Victimes ?
Par Isabelle Stengers, marraine de Dingdingdong
« Ce qui m’intéresse, ce sont les processus qui produisent du devenir. Devenir intéressé, devenir intéressant pour d’autres, importer ; quelles sont les questions qui nous importent ? La théorie de l’aliénation, c’est notre christianisme : notre culte de la victime, notre façon de faire rimer victime avec vérité. Eh bien non, désolée pour les victimes, mais ce n’est pas parce qu’elles sont victimes que la vérité est en elles. La vérité est dans le processus par lequel elles deviennent, par leurs propres chemins, quelque chose d’autre que des victimes ; elle est dans leur façon de se mêler du processus qui a fait d’elles des victimes et de créer à partir de cela des devenirs et des fabulations, pas des plaintes et du ressentiment. »
Isabelle Stengers, « Une politique de l’hérésie », in Vacarme n°19, 2002.

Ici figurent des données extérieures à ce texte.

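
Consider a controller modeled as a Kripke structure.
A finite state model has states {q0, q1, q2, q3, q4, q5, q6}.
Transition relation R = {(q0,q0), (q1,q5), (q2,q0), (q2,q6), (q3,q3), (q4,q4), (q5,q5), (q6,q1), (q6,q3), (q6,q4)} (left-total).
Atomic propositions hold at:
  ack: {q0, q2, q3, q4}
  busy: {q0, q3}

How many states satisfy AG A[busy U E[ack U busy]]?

2

E[ack U busy]: least fixpoint, start Z0 = Sat(busy) = {q0, q3}, add states in Sat(ack) with some successor in Z. Z1 = {q0, q2, q3}; fixed.
Sat(E[ack U busy]) = {q0, q2, q3}
A[busy U E[ack U busy]]: least fixpoint, start Z0 = Sat(E[ack U busy]) = {q0, q2, q3}, add states in Sat(busy) with every successor in Z. Already a fixed point.
Sat(A[busy U E[ack U busy]]) = {q0, q2, q3}
AG A[busy U E[ack U busy]]: greatest fixpoint, start Z0 = {q0, q2, q3}, keep only states in Sat with every successor in Z. Z1 = {q0, q3}; fixed.
Sat(AG A[busy U E[ack U busy]]) = {q0, q3}
|Sat(AG A[busy U E[ack U busy]])| = |{q0, q3}| = 2.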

Et dans un texte fort utile pour Dingdingdong, Isabelle Stengers précise quelles peuvent être les manières pour les usagers de se mêler de ce fameux processus qui les regarde tant :
« Il importe donc, politiquement, de construire la différence entre les associations de patients mis au service de leur maladie telle qu’elle a été définie par les industriels (et, à leur suite, les scientifiques), et les associations d’usagers produisant un savoir propre à propos du paysage de diagnostics, de traitements, de rapports thérapeutiques dont ils sont usagers. Mais, comme je l’ai annoncé, je soutiens la thèse supplémentaire selon laquelle cette position défensive peut se doubler d’une intervention active. Les associations d’usagers pourraient jouer un rôle crucial (…) car elles pourraient devenir capable de changer le problème : d’échapper à la dénonciation toute faite – la cupidité des industries, la faiblesse des « preuves » scientifiques, la crédulité du public – et de mettre en question la machine elle-même, c’est-à-dire ce qui fait tenir ses différentes pièces. »
Et plus loin :
« La culture des usages, et non des utilisations justifiées par un diagnostic ou visant une fin, est un problème d’intérêt collectif, qui requiert un savoir collectif, ce que l’on peut appeler une expertise collective au vieux sens où expertise désignait d’abord un savoir issu de l’expérience et cultivé dans ses rapports avec l’expérience. (…) Et cette expérience a un besoin vital du savoir propre que peuvent construire les associations d’usagers. Car c’est ce savoir qui peut, outre sa valeur propre, contraindre les autres savoirs à reconnaître qu’ils sont tous rassemblés autour de quelque chose – un être ?, une puissance ? – qui n’appartient à personne, que nul ne peut s’approprier ou représenter. »
Isabelle Stengers, « Usagers : Lobbies ou création politique ? » in Tobie Nathan et Isabelle Stengers, Médecins et sorciers, Les Empêcheurs de penser en rond, nouvelle édition 2012.